Diffusion-based Generative AI for Exploring Transition States from 2D Molecular Graphs
Kim, Seonghwan, Woo, Jeheon, Kim, Woo Youn
The exploration of transition state (TS) geometries is crucial for elucidating chemical reaction mechanisms and modeling their kinetics. Recently, machine learning (ML) models have shown remarkable performance for prediction of TS geometries. However, they require 3D conformations of reactants and products often with their appropriate orientations as input, which demands substantial efforts and computational cost.

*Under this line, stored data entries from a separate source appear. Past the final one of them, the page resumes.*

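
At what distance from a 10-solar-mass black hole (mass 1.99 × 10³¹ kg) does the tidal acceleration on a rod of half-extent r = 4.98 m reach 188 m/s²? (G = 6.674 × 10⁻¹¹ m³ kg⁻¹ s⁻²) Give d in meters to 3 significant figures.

4.13 × 10⁶ m

2GMr/d³ = a_tidal  ⇒  d = (2GMr / a_tidal)^(1/3)
d = (2 × 6.674×10⁻¹¹ × (1.99 × 10³¹) × (4.98) / (188))^(1/3)
  = 4.13 × 10⁶ m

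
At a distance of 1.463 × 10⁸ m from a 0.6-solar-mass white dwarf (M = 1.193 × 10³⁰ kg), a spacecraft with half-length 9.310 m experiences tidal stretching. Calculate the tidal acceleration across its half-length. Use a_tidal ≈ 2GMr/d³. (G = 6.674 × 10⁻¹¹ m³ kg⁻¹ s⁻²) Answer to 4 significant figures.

4.734 × 10⁻⁴ m/s²

a_tidal = 2GMr/d³
        = 2 × (6.674 × 10⁻¹¹) × (1.193 × 10³⁰) × (9.310) / (1.463 × 10⁸)³
        = 4.734 × 10⁻⁴ m/s²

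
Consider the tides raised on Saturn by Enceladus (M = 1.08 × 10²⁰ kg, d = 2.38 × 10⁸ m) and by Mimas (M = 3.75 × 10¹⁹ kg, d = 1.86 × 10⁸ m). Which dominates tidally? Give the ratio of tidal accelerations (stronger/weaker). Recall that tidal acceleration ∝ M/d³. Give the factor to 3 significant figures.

Compare M/d³ for the two perturbers:
Enceladus: (1.08 × 10²⁰) / (2.38 × 10⁸)³ = 8.011 × 10⁻⁶
Mimas: (3.75 × 10¹⁹) / (1.86 × 10⁸)³ = 5.828 × 10⁻⁶
Ratio (larger/smaller) = 1.37

Enceladus, by a factor of ≈ 1.37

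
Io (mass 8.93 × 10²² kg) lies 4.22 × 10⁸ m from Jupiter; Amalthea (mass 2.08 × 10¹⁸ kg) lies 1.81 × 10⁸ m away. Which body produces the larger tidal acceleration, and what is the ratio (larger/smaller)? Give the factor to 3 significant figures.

Io, by a factor of ≈ 3390

Compare M/d³ for the two perturbers:
Io: (8.93 × 10²²) / (4.22 × 10⁸)³ = 1.188 × 10⁻³
Amalthea: (2.08 × 10¹⁸) / (1.81 × 10⁸)³ = 3.508 × 10⁻⁷
Ratio (larger/smaller) = 3390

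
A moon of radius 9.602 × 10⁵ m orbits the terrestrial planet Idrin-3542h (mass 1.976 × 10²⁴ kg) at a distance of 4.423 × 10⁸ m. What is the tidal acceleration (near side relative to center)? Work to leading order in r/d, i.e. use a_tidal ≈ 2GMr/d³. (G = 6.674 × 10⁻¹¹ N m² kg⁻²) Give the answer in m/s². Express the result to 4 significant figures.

Differencing GM/(d−r)² and GM/d² to first order in r/d gives 2GMr/d³.
Δg = 2GMr/d³
   = 2 × (6.674 × 10⁻¹¹) × (1.976 × 10²⁴) × (9.602 × 10⁵) / (4.423 × 10⁸)³
   = 2.927 × 10⁻⁶ m/s²

2.927 × 10⁻⁶ m/s²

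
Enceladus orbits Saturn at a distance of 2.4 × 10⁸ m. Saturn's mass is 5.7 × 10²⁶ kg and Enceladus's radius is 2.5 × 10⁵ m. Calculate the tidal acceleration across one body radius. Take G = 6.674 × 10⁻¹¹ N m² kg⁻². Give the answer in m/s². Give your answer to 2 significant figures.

1.4 × 10⁻³ m/s²

Δg = 2GMr/d³
   = 2 × (6.674 × 10⁻¹¹) × (5.7 × 10²⁶) × (2.5 × 10⁵) / (2.4 × 10⁸)³
   = 1.4 × 10⁻³ m/s²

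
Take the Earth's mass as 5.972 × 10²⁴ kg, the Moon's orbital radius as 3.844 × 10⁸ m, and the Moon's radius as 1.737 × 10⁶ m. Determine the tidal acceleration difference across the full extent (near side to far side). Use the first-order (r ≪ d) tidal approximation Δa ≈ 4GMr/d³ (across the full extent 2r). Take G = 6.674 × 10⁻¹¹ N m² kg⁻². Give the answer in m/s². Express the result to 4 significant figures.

4.875 × 10⁻⁵ m/s²

The field gradient is 2GM/d³; across the full diameter 2r the difference is 4GMr/d³.
Δg = 4GMr/d³
   = 4 × (6.674 × 10⁻¹¹) × (5.972 × 10²⁴) × (1.737 × 10⁶) / (3.844 × 10⁸)³
   = 4.875 × 10⁻⁵ m/s²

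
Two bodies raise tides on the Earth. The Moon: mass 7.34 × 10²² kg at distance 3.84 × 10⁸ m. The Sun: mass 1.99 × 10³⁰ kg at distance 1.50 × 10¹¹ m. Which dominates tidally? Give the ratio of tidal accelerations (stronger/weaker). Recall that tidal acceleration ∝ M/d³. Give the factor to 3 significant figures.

Compare M/d³ for the two perturbers:
The Moon: (7.34 × 10²²) / (3.84 × 10⁸)³ = 1.296 × 10⁻³
The Sun: (1.99 × 10³⁰) / (1.50 × 10¹¹)³ = 5.896 × 10⁻⁴
Ratio (larger/smaller) = 2.20

The Moon, by a factor of ≈ 2.20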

Here, we propose a generative approach based on the stochastic diffusion method, namely TSDiff, for prediction of TS geometries just from 2D molecular graphs. TSDiff outperformed the existing ML models with 3D geometries in terms of both accuracy and efficiency. Moreover, it enables to sample various TS conformations, because it learned the distribution of TS geometries for diverse reactions in training. Thus, TSDiff was able to find more favorable reaction pathways with lower barrier heights than those in the reference database. These results demonstrate that TSDiff shows promising potential for an efficient and reliable TS exploration.